Friends and colleagues say that Eisen and his wife, Adriane Leveen, a senior lecturer in Stanford’s department of religious studies, frequently host meals on the Sabbath. Eisen is a frequent Torah reader in synagogue and also active in a monthly Torah discussion group he helped found, which attracts a denominationally diverse crowd.
Eisen said he had been initially reluctant to pursue the job for personal reasons: He did not want to move his family across the country before the younger of his two children, now a 16-year-old junior, graduates high school.
But in February, when it became clear that JTS was still searching, Eisen decided he wanted the job, assuming he could put off his start date until the summer of 2007. The board of directors agreed. Until then, he will work for the seminary part time as he finishes up his obligations at Stanford.
A major focus of his job, Eisen said, would be fund raising, particularly because JTS currently raises a very substantial percentage of its operating budget from its annual campaign.
In response to a question from the Forward about the institution’s overall financial health — in December 2004 it was disclosed that JTS borrowed $36 million from “internal sources,” but further details were never made public — Eisen said that he had been briefed about the matter while a candidate, and in greater detail over the past week, and was satisfied that the seminary is financially stable.
“I would not be taking this job if I thought I was entering into a debacle,” Eisen said.

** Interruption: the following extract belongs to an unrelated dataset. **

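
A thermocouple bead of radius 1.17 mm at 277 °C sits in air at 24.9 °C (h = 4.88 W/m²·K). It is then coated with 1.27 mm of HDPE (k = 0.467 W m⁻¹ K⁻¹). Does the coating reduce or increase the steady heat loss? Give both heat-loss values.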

At the same time, he acknowledged that he has “a big job cut out for me with fund raising.”
Like other JTS officials and board members, Eisen declined to discuss details of the financial problems that were revealed two years ago. But he appeared to leave the door open to future disclosures and spoke about the general need for institutional candor.
“I’m going to make sure that under my chancellorship, we’re going to be as transparent as we can,” Eisen said. “I’m hoping for openness on all fronts.”